As a college student arrested for a protest charge, I didn't hear a thing for months. I finally show up for my first hearing, and my charges are elevated from misdemeanor to felony. No evidence presented, judge accepts. Now wait a few more months. I'm now at another university hours away. I start having to take monthly trips to go to hearing after hearing. Discovery went on for nearly 1.5 years, meaning I kept having to show up, sick or in health, impacted by school or not, etc, and make my dates. Trial pushed back the entire time, until it's finally time for it, and they drop all charges during pre-trial.

I'm sure having limited time for discovery limits prosecutors. I also know that prosecutors have something near a 10-1 material advantages over public defenders (there's a logic to this: PD defend only poor, prosecutors go after public and privately represented clients; this doesn't eliminate the impact on poor clients with even more overworked and under-resourced representation), not to mention structural advantages and inherently (& ideologically) better relations with police and judges. Sometimes a disadvantage on one side, as important and often benevolent that side may be, serves to right the balance-- so that innocent people don't have their lives ruined by endless court dates and unequal quality of representation.

11

Brolic_Broccoli t1_jb2gbaq wrote

Hey,

I completely understand where you are coming from and thank you for listening.
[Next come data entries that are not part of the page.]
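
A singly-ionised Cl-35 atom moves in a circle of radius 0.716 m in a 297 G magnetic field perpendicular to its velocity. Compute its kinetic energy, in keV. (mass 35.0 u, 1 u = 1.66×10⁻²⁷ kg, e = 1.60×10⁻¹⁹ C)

K ≈ 0.623 keV

v = qBr/m = (1×1.60×10^-19)(0.0297)(0.716) / (5.81×10^-26) = 5.86×10^4 m/s.
K = ½mv² = 0.5·(5.81×10^-26)·(5.86×10^4)² = 9.96×10^-17 J = 0.623 keV.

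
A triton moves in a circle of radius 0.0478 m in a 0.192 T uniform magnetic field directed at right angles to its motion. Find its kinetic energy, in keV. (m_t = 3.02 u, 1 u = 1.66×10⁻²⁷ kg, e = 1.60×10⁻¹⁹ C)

K ≈ 1.34 keV

v = qBr/m = (1×1.60×10^-19)(0.192)(0.0478) / (5.01×10^-27) = 2.93×10^5 m/s.
K = ½mv² = 0.5·(5.01×10^-27)·(2.93×10^5)² = 2.15×10^-16 J = 1.34 keV.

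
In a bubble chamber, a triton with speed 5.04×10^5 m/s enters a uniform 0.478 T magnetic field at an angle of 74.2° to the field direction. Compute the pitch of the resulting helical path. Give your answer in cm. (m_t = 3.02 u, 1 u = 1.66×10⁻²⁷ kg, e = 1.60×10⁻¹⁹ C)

The velocity component along B is v∥ = v cos74.2° = 1.37×10^5 m/s.
The cyclotron period T = 2πm/(qB) = 4.12×10^-7 s is set by m, q, B alone.
Pitch = v∥·T = (1.37×10^5)(4.12×10^-7) = 0.0565 m.

pitch ≈ 5.65 cm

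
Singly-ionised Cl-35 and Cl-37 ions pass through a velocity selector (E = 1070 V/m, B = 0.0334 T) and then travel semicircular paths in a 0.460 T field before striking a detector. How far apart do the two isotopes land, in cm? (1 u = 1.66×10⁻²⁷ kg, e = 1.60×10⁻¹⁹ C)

Both emerge at v = E/B₁ = 3.20×10^4 m/s.
r = mv/(qB₂), so r₁ = 0.02529 m and r₂ = 0.02673 m, giving Δr = 1.45×10^-3 m.
After a semicircle each ion lands a diameter 2r from the entry slit, so the separation is 2Δr = 2.89×10^-3 m.

Δd ≈ 0.289 cm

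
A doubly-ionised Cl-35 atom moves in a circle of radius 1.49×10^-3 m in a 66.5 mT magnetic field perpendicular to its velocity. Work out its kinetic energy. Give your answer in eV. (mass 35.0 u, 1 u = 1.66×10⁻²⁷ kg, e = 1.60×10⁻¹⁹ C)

v = qBr/m = (2×1.60×10^-19)(0.0665)(1.49×10^-3) / (5.81×10^-26) = 546 m/s.
K = ½mv² = 0.5·(5.81×10^-26)·(546)² = 8.65×10^-21 J = 0.0541 eV.

K ≈ 0.0541 eV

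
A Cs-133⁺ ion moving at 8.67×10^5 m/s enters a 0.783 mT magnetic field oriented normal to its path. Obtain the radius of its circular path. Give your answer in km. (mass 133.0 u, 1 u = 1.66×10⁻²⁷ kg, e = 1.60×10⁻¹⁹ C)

r ≈ 1.53 km

The magnetic force provides the centripetal force: qvB = mv²/r, so r = mv/(qB).
r = (2.21×10^-25 kg)(8.67×10^5 m/s) / [(1×1.60×10^-19 C)(7.83×10^-4 T)] = 1530 m.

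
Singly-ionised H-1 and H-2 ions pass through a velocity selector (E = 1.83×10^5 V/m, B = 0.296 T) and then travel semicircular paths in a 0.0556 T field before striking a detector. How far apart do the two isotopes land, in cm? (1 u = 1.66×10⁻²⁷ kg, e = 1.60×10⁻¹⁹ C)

Δd ≈ 23.1 cm

Both emerge at v = E/B₁ = 6.18×10^5 m/s.
r = mv/(qB₂), so r₁ = 0.115 m and r₂ = 0.231 m, giving Δr = 0.115 m.
After a semicircle each ion lands a diameter 2r from the entry slit, so the separation is 2Δr = 0.231 m.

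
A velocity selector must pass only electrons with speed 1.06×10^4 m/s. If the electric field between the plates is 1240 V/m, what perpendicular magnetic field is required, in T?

qE = qvB ⇒ B = E/v = (1240) / (1.06×10^4) = 0.117 T.

B ≈ 0.117 T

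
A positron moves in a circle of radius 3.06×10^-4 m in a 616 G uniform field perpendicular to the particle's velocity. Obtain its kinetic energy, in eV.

v = qBr/m = (1×1.60×10^-19)(0.0616)(3.06×10^-4) / (9.11×10^-31) = 3.31×10^6 m/s.
K = ½mv² = 0.5·(9.11×10^-31)·(3.31×10^6)² = 4.99×10^-18 J = 31.2 eV.

K ≈ 31.2 eV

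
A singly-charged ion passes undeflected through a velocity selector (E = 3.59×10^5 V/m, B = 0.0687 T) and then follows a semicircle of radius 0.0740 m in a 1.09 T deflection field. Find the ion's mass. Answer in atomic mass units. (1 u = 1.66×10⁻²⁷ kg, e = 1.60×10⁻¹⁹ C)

v = E/B₁ = 5.23×10^6 m/s.
From r = mv/(qB₂), m = qB₂r/v = (1×1.60×10^-19)(1.09)(0.0740) / (5.23×10^6) = 2.47×10^-27 kg.
In atomic mass units: m = 2.47×10^-27 / 1.66×10^-27 = 1.49 u.

m ≈ 1.49 u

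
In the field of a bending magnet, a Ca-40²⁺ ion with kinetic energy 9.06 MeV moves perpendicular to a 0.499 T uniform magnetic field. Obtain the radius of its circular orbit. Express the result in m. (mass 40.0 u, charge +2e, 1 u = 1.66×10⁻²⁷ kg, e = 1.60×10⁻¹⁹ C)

r ≈ 2.75 m

Convert the energy: K = 9.06 MeV = 1.45×10^-12 J.
v = √(2K/m) = √(2·1.45×10^-12/6.64×10^-26) = 6.61×10^6 m/s.
r = mv/(qB) = (6.64×10^-26)(6.61×10^6) / [(2×1.60×10^-19)(0.499)] = 2.75 m.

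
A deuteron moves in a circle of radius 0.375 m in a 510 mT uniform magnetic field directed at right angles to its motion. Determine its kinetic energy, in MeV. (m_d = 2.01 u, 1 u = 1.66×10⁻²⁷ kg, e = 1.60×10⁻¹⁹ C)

K ≈ 0.877 MeV

v = qBr/m = (1×1.60×10^-19)(0.510)(0.375) / (3.34×10^-27) = 9.17×10^6 m/s.
K = ½mv² = 0.5·(3.34×10^-27)·(9.17×10^6)² = 1.40×10^-13 J = 0.877 MeV.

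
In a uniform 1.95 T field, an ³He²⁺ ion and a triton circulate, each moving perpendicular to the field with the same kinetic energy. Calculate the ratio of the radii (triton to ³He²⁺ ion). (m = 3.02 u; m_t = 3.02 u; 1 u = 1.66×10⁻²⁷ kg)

ratio ≈ 2.00

r = √(2mK)/(qB) ⇒ at equal K, r ∝ √m/q.
r_{triton}/r_{³He²⁺ ion} = 2.00.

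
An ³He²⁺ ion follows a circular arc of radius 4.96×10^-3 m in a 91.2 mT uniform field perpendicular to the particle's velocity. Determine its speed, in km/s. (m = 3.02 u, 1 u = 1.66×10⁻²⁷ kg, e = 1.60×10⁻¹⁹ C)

From qvB = mv²/r, v = qBr/m.
v = (2×1.60×10^-19)(0.0912)(4.96×10^-3) / (5.01×10^-27) = 2.89×10^4 m/s.

v ≈ 28.9 km/s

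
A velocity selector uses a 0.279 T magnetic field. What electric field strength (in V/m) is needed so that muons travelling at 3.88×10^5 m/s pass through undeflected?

E ≈ 1.08×10^5 V/m

qE = qvB ⇒ E = vB = (3.88×10^5)(0.279) = 1.08×10^5 V/m.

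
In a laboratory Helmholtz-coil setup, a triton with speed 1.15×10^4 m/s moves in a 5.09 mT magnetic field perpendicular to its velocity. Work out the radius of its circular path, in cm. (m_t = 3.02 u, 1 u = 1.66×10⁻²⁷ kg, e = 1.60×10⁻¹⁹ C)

r ≈ 7.08 cm

The magnetic force provides the centripetal force: qvB = mv²/r, so r = mv/(qB).
r = (5.01×10^-27 kg)(1.15×10^4 m/s) / [(1×1.60×10^-19 C)(5.09×10^-3 T)] = 0.0708 m.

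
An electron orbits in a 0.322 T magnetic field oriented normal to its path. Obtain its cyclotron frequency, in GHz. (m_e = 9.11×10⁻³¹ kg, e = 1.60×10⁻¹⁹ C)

f = qB/(2πm) = (1×1.60×10^-19)(0.322) / [2π(9.11×10^-31)] = 9.00×10^9 Hz.

f ≈ 9.00 GHz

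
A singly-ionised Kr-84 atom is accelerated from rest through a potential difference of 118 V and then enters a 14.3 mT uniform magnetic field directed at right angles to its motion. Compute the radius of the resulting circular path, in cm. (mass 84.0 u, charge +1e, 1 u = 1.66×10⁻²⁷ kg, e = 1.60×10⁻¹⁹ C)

r ≈ 100 cm

The kinetic energy gained is K = qV = (1×1.60×10^-19)(118) = 1.89×10^-17 J.
v = √(2K/m) = 1.65×10^4 m/s.
r = mv/(qB) = (1.39×10^-25)(1.65×10^4) / [(1×1.60×10^-19)(0.0143)] = 1.00 m.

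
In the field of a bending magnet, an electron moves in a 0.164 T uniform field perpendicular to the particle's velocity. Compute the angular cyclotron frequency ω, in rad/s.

ω ≈ 2.88×10^10 rad/s

ω = qB/m = (1×1.60×10^-19)(0.164) / (9.11×10^-31) = 2.88×10^10 rad/s.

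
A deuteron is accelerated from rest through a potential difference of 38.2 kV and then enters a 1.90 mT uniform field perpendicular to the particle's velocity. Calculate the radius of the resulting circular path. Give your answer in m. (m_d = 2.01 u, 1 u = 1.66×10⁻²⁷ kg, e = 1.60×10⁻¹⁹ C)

The kinetic energy gained is K = qV = (1×1.60×10^-19)(3.82×10^4) = 6.11×10^-15 J.
v = √(2K/m) = 1.91×10^6 m/s.
r = mv/(qB) = (3.34×10^-27)(1.91×10^6) / [(1×1.60×10^-19)(1.90×10^-3)] = 21.0 m.

r ≈ 21.0 m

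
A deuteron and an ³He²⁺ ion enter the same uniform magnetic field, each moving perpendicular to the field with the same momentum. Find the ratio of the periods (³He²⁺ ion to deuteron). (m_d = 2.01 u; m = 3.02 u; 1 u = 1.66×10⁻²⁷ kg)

ratio ≈ 0.751

T = 2πm/(qB) is independent of speed, so T₂/T₁ = (m₂/q₂)/(m₁/q₁).
T_{³He²⁺ ion}/T_{deuteron} = (5.01×10^-27/2e) / (3.34×10^-27/1e) = 0.751.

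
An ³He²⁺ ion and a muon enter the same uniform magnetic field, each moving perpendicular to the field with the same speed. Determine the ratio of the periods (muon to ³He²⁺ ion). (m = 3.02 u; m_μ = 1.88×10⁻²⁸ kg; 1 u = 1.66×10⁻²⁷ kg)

ratio ≈ 0.0750

T = 2πm/(qB) is independent of speed, so T₂/T₁ = (m₂/q₂)/(m₁/q₁).
T_{muon}/T_{³He²⁺ ion} = (1.88×10^-28/1e) / (5.01×10^-27/2e) = 0.0750.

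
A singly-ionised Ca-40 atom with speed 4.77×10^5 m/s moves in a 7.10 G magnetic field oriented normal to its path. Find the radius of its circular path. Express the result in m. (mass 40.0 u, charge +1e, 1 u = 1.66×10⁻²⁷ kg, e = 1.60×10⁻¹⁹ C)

The magnetic force provides the centripetal force: qvB = mv²/r, so r = mv/(qB).
r = (6.64×10^-26 kg)(4.77×10^5 m/s) / [(1×1.60×10^-19 C)(7.10×10^-4 T)] = 279 m.

r ≈ 279 m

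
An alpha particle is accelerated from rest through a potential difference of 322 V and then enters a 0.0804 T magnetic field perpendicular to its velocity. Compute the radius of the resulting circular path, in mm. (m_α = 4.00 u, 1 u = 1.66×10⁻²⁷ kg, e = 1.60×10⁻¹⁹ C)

r ≈ 45.5 mm

The kinetic energy gained is K = qV = (2×1.60×10^-19)(322) = 1.03×10^-16 J.
v = √(2K/m) = 1.76×10^5 m/s.
r = mv/(qB) = (6.64×10^-27)(1.76×10^5) / [(2×1.60×10^-19)(0.0804)] = 0.0455 m.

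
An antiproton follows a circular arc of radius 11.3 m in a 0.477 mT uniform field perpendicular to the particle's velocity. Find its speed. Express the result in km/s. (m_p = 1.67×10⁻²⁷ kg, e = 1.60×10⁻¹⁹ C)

v ≈ 516 km/s

From qvB = mv²/r, v = qBr/m.
v = (1×1.60×10^-19)(4.77×10^-4)(11.3) / (1.67×10^-27) = 5.16×10^5 m/s.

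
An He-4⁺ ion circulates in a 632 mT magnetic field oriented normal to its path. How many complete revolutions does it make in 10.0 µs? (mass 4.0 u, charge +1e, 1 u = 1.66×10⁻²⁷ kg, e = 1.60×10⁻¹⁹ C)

N = 24

T = 2πm/(qB) = 2π(6.64×10^-27) / [(1×1.60×10^-19)(0.632)] = 4.1258×10^-7 s.
N = t/T = 1.00×10^-5 / 4.1258×10^-7 ≈ 24.24, so 24 complete revolutions.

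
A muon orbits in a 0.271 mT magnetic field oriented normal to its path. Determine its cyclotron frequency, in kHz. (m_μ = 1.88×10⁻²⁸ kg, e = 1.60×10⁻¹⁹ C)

f ≈ 36.7 kHz

f = qB/(2πm) = (1×1.60×10^-19)(2.71×10^-4) / [2π(1.88×10^-28)] = 3.67×10^4 Hz.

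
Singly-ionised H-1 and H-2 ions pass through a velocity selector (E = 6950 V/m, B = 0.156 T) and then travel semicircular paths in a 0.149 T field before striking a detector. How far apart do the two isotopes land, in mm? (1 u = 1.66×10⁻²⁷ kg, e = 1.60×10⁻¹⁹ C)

Δd ≈ 6.20 mm

Both emerge at v = E/B₁ = 4.46×10^4 m/s.
r = mv/(qB₂), so r₁ = 3.10×10^-3 m and r₂ = 6.20×10^-3 m, giving Δr = 3.10×10^-3 m.
After a semicircle each ion lands a diameter 2r from the entry slit, so the separation is 2Δr = 6.20×10^-3 m.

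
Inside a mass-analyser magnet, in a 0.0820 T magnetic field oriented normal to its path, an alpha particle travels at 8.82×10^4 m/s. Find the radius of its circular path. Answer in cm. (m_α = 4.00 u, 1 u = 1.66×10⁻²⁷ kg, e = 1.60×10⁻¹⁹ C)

The magnetic force provides the centripetal force: qvB = mv²/r, so r = mv/(qB).
r = (6.64×10^-27 kg)(8.82×10^4 m/s) / [(2×1.60×10^-19 C)(0.0820 T)] = 0.0223 m.

r ≈ 2.23 cm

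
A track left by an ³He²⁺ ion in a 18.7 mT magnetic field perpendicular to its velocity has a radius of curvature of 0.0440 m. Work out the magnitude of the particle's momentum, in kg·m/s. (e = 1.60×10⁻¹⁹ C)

p ≈ 2.63×10^-22 kg·m/s

Since qvB = mv²/r, the momentum p = mv = qBr.
p = (2×1.60×10^-19)(0.0187)(0.0440) = 2.63×10^-22 kg·m/s.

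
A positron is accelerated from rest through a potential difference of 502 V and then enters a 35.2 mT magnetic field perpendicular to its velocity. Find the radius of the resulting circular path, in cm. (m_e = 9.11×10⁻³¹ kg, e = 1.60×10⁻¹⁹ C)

r ≈ 0.215 cm

The kinetic energy gained is K = qV = (1×1.60×10^-19)(502) = 8.03×10^-17 J.
v = √(2K/m) = 1.33×10^7 m/s.
r = mv/(qB) = (9.11×10^-31)(1.33×10^7) / [(1×1.60×10^-19)(0.0352)] = 2.15×10^-3 m.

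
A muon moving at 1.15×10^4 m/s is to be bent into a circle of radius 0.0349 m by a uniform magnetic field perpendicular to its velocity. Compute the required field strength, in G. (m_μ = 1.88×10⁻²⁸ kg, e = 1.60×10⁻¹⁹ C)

qvB = mv²/r gives B = mv/(qr).
B = (1.88×10^-28)(1.15×10^4) / [(1×1.60×10^-19)(0.0349)] = 3.87×10^-4 T.

B ≈ 3.87 G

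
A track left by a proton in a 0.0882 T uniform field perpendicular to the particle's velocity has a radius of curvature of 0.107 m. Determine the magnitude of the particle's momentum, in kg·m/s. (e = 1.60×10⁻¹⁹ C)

p ≈ 1.51×10^-21 kg·m/s

Since qvB = mv²/r, the momentum p = mv = qBr.
p = (1×1.60×10^-19)(0.0882)(0.107) = 1.51×10^-21 kg·m/s.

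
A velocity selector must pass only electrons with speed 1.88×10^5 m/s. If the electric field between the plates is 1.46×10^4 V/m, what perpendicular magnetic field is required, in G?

B ≈ 777 G

qE = qvB ⇒ B = E/v = (1.46×10^4) / (1.88×10^5) = 0.0777 T.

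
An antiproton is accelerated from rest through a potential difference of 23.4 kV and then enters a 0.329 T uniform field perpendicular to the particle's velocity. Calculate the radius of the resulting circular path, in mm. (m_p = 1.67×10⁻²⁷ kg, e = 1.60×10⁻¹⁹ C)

The kinetic energy gained is K = qV = (1×1.60×10^-19)(2.34×10^4) = 3.74×10^-15 J.
v = √(2K/m) = 2.12×10^6 m/s.
r = mv/(qB) = (1.67×10^-27)(2.12×10^6) / [(1×1.60×10^-19)(0.329)] = 0.0672 m.

r ≈ 67.2 mm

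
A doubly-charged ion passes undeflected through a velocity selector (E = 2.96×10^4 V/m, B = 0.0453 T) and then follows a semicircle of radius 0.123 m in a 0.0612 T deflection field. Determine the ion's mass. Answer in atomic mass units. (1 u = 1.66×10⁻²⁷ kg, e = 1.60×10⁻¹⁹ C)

m ≈ 2.22 u

v = E/B₁ = 6.53×10^5 m/s.
From r = mv/(qB₂), m = qB₂r/v = (2×1.60×10^-19)(0.0612)(0.123) / (6.53×10^5) = 3.69×10^-27 kg.
In atomic mass units: m = 3.69×10^-27 / 1.66×10^-27 = 2.22 u.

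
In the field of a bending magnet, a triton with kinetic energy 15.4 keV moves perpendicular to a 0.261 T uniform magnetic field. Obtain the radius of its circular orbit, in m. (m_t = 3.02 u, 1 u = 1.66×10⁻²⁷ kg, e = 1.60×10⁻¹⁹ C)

Convert the energy: K = 15.4 keV = 2.46×10^-15 J.
v = √(2K/m) = √(2·2.46×10^-15/5.01×10^-27) = 9.91×10^5 m/s.
r = mv/(qB) = (5.01×10^-27)(9.91×10^5) / [(1×1.60×10^-19)(0.261)] = 0.119 m.

r ≈ 0.119 m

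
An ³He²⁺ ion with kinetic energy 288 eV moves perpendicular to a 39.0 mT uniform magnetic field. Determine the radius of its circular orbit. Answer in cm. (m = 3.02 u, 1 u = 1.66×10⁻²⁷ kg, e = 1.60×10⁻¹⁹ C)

Convert the energy: K = 288 eV = 4.61×10^-17 J.
v = √(2K/m) = √(2·4.61×10^-17/5.01×10^-27) = 1.36×10^5 m/s.
r = mv/(qB) = (5.01×10^-27)(1.36×10^5) / [(2×1.60×10^-19)(0.0390)] = 0.0545 m.

r ≈ 5.45 cm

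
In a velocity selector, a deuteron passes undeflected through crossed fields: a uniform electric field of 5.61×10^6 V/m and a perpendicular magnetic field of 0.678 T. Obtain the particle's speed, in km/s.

For zero net force, qE = qvB, so v = E/B.
v = (5.61×10^6) / (0.678) = 8.27×10^6 m/s.

v ≈ 8270 km/s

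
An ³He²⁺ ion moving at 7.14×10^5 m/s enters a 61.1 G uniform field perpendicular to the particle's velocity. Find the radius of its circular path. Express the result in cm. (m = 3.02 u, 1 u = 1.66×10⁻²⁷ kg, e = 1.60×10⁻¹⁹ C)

The magnetic force provides the centripetal force: qvB = mv²/r, so r = mv/(qB).
r = (5.01×10^-27 kg)(7.14×10^5 m/s) / [(2×1.60×10^-19 C)(6.11×10^-3 T)] = 1.83 m.

r ≈ 183 cm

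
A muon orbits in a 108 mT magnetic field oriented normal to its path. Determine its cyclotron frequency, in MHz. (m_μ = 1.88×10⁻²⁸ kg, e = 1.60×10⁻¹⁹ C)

f = qB/(2πm) = (1×1.60×10^-19)(0.108) / [2π(1.88×10^-28)] = 1.46×10^7 Hz.

f ≈ 14.6 MHz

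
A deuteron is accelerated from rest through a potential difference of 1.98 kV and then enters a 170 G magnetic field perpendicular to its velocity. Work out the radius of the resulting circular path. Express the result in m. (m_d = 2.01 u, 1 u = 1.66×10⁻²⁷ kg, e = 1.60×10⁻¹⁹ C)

The kinetic energy gained is K = qV = (1×1.60×10^-19)(1980) = 3.17×10^-16 J.
v = √(2K/m) = 4.36×10^5 m/s.
r = mv/(qB) = (3.34×10^-27)(4.36×10^5) / [(1×1.60×10^-19)(0.0170)] = 0.535 m.

r ≈ 0.535 m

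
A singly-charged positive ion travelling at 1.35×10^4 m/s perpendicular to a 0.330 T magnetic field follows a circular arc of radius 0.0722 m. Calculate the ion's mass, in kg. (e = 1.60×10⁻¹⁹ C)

qvB = mv²/r ⇒ m = qBr/v.
m = (1×1.60×10^-19)(0.330)(0.0722) / (1.35×10^4) = 2.82×10^-25 kg.

m ≈ 2.82×10^-25 kg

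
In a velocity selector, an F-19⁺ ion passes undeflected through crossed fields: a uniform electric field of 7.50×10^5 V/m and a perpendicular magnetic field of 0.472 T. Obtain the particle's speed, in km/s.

v ≈ 1590 km/s

For zero net force, qE = qvB, so v = E/B.
v = (7.50×10^5) / (0.472) = 1.59×10^6 m/s.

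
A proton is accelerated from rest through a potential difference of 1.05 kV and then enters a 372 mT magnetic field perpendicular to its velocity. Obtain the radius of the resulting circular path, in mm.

The kinetic energy gained is K = qV = (1×1.60×10^-19)(1050) = 1.68×10^-16 J.
v = √(2K/m) = 4.49×10^5 m/s.
r = mv/(qB) = (1.67×10^-27)(4.49×10^5) / [(1×1.60×10^-19)(0.372)] = 0.0126 m.

r ≈ 12.6 mm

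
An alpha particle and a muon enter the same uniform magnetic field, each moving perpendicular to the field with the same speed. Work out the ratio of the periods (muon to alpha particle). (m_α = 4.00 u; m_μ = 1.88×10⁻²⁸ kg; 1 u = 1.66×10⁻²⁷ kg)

ratio ≈ 0.0566

T = 2πm/(qB) is independent of speed, so T₂/T₁ = (m₂/q₂)/(m₁/q₁).
T_{muon}/T_{alpha particle} = (1.88×10^-28/1e) / (6.64×10^-27/2e) = 0.0566.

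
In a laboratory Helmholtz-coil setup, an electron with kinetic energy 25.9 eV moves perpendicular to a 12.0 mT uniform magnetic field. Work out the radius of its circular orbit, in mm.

Convert the energy: K = 25.9 eV = 4.14×10^-18 J.
v = √(2K/m) = √(2·4.14×10^-18/9.11×10^-31) = 3.02×10^6 m/s.
r = mv/(qB) = (9.11×10^-31)(3.02×10^6) / [(1×1.60×10^-19)(0.0120)] = 1.43×10^-3 m.

r ≈ 1.43 mm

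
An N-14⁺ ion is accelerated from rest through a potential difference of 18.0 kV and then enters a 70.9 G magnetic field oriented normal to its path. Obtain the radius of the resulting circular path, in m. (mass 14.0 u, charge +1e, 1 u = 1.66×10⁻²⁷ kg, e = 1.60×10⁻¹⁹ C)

The kinetic energy gained is K = qV = (1×1.60×10^-19)(1.80×10^4) = 2.88×10^-15 J.
v = √(2K/m) = 4.98×10^5 m/s.
r = mv/(qB) = (2.32×10^-26)(4.98×10^5) / [(1×1.60×10^-19)(7.09×10^-3)] = 10.2 m.

r ≈ 10.2 m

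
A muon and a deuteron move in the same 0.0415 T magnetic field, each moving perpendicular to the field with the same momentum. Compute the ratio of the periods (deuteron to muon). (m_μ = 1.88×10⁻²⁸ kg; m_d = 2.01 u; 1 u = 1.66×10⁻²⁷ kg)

ratio ≈ 17.7

T = 2πm/(qB) is independent of speed, so T₂/T₁ = (m₂/q₂)/(m₁/q₁).
T_{deuteron}/T_{muon} = (3.34×10^-27/1e) / (1.88×10^-28/1e) = 17.7.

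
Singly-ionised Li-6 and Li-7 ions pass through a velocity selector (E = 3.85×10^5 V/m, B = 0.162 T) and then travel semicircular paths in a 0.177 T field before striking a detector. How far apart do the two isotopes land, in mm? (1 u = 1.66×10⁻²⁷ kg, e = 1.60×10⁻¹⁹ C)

Δd ≈ 279 mm

Both emerge at v = E/B₁ = 2.38×10^6 m/s.
r = mv/(qB₂), so r₁ = 0.836 m and r₂ = 0.975 m, giving Δr = 0.139 m.
After a semicircle each ion lands a diameter 2r from the entry slit, so the separation is 2Δr = 0.279 m.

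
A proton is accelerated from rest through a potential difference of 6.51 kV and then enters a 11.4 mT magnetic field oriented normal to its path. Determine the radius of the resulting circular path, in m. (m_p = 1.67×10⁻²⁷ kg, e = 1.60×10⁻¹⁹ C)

r ≈ 1.02 m

The kinetic energy gained is K = qV = (1×1.60×10^-19)(6510) = 1.04×10^-15 J.
v = √(2K/m) = 1.12×10^6 m/s.
r = mv/(qB) = (1.67×10^-27)(1.12×10^6) / [(1×1.60×10^-19)(0.0114)] = 1.02 m.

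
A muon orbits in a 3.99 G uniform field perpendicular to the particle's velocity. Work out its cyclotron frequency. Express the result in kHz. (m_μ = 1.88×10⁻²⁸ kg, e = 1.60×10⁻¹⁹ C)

f = qB/(2πm) = (1×1.60×10^-19)(3.99×10^-4) / [2π(1.88×10^-28)] = 5.40×10^4 Hz.

f ≈ 54.0 kHz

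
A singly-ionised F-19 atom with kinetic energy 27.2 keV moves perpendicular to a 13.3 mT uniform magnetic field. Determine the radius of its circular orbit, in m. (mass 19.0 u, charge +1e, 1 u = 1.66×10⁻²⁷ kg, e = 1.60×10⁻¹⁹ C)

r ≈ 7.79 m

Convert the energy: K = 27.2 keV = 4.35×10^-15 J.
v = √(2K/m) = √(2·4.35×10^-15/3.15×10^-26) = 5.25×10^5 m/s.
r = mv/(qB) = (3.15×10^-26)(5.25×10^5) / [(1×1.60×10^-19)(0.0133)] = 7.79 m.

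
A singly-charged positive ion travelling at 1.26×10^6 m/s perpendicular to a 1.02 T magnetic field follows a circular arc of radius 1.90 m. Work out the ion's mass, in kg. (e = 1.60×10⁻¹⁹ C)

m ≈ 2.46×10^-25 kg

qvB = mv²/r ⇒ m = qBr/v.
m = (1×1.60×10^-19)(1.02)(1.90) / (1.26×10^6) = 2.46×10^-25 kg.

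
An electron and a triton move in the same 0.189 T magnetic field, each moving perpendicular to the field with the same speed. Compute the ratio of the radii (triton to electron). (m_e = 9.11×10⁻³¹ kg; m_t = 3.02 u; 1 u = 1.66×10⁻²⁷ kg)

ratio ≈ 5500

r = mv/(qB) ⇒ at equal v, r ∝ m/q.
r_{triton}/r_{electron} = 5500.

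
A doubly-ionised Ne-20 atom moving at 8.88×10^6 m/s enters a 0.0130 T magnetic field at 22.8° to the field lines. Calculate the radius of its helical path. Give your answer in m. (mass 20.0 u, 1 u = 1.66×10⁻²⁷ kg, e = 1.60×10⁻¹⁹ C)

Only the perpendicular component v⊥ = v sin22.8° = 3.44×10^6 m/s is bent by the field.
r = m v⊥ /(qB) = (3.32×10^-26)(3.44×10^6) / [(2×1.60×10^-19)(0.0130)] = 27.5 m.

r ≈ 27.5 m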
Your experience is exactly why reform was desperately needed in 2019, with the tragedy of Kalief Browder's case demonstrating that the "blind fold" law that NY previously had in terms of discovery needed to be completely overhauled.

I agree with each and every principal of the legislative intent behind enacting the changes. My critique from working in the field is that their built in enforcement mechanisms, aka having discovery tied into the speedy trial statutes, essentially doesn't work for the reasons I mentioned, putting victims in further harms way.

I might make a whole separate post for bail and discovery for non-practioners if there's interest.